Data Profiling Task and Viewer

  The task provides extracting, transforming, and loading data.

  • Analyze the source data more
  • Understand the source data better

Prevent data quality problems before they introduced into the data warehouse.

 Data quality is important to every business. The build analytical and business intelligence systems on top of their transactional systems. the reliability of key performance indicators. The data mining predictions depend completely on the validity of the data. the importance of valid data for business decision-making is increasing. the challenge of making sure of this data’s validity is also increasing. Data is streaming into the systems and sources, and large numbers of users.

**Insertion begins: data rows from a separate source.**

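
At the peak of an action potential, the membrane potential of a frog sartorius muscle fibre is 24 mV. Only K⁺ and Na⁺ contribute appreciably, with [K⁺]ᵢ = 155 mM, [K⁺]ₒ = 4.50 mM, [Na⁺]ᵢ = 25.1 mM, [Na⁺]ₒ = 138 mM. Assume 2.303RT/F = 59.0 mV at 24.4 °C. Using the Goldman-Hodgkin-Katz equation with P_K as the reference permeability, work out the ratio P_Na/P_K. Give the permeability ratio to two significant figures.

Let α = P_Na/P_K. GHK: Vm = 59.0·log₁₀[(Kₒ + α·Naₒ)/(Kᵢ + α·Naᵢ)].
10^(Vm/59.0) = 10^(24.0/59.0) = 2.5514
So 2.5514·(Kᵢ + α·Naᵢ) = Kₒ + α·Naₒ → α = (2.5514·155.0 − 4.5) / (138.0 − 2.5514·25.1)
α = (395.5 − 4.5) / (138.0 − 64.04) = 391/73.96 = 5.286

5.3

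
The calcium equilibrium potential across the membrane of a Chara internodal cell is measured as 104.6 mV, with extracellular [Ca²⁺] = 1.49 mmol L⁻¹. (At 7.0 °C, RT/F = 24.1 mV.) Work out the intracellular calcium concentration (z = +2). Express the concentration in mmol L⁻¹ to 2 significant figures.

0.00025 mmol L⁻¹

Nernst: E = (24.1/2) · ln([out]/[in]), so ln([out]/[in]) = 104.6 × 2 / 24.1 = 8.6805.
[out]/[in] = e^(8.6805) = 5887.
[in] = 1.49 / 5887 = 0.0002531 mmol L⁻¹.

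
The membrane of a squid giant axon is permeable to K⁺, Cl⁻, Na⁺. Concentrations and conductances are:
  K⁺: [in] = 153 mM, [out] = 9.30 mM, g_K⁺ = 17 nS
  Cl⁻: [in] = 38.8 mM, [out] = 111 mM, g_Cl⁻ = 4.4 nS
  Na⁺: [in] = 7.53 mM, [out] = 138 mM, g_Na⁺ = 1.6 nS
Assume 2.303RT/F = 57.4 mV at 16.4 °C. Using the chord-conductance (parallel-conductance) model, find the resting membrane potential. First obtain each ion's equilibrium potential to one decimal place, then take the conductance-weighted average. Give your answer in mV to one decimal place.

E_K⁺ = (57.4/1)·log₁₀(9.30/153) = -69.8 mV
E_Cl⁻ = (57.4/-1)·log₁₀(111/38.8) = -26.2 mV
E_Na⁺ = (57.4/1)·log₁₀(138/7.53) = 72.5 mV
Vm = (Σ gᵢEᵢ)/(Σ gᵢ) = (17·-69.8 + 4.4·-26.2 + 1.6·72.5) / (17 + 4.4 + 1.6)
= -1185.88 / 23 = -51.56 mV

-51.6 mV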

 Metrics for data quality difficult specific to the domain or the application. The common approach to defining data quality is data profiling.

A data profile is a collection of total statistics about data 

  • The number of rows in the Customer table.
  • The values in the State column.
  • The number of null or missing values in the Zip.
  • The distribution of values in the City column.
  • The strength of the functional dependency of the State column on the Zip column. that is, the state should always be the same for a given zip value.
      that a data profile provides information to cut the quality issues from the source data.  

    Integration Services and Data Profiling

    In Integration Services and data profiling process consist of

    Step 1: Setting up the Data Profiling Task

      The Data Profiling task is use to configure the profiles compute. then run the package contains the Data Profiling task to compute the profiles. The task saves output in XML format to a file or a package variable.

    Step 2: Reviewing the Profiles that the Data Profiling Task Computes

      To view the data profiles that the Data Profiling task computes. send the output to a file, and use the Data Profile Viewer. This viewer is a stand-alone utility. that displays the profile output in both summary and detail format.

    Addition of Conditional Logic Data Profiling Workflow

     The Data Profiling task does not have built-in features. The use conditional logic to connect downstream tasks based on the profile output. But, add this logic, with a small amount of programming, in a Script task. the Script task perform an XPath query against the output file of the Data Profiling task. The query determines percentage of null values in a particular column. If the percentage exceeds interrupt the package and resolve the problem.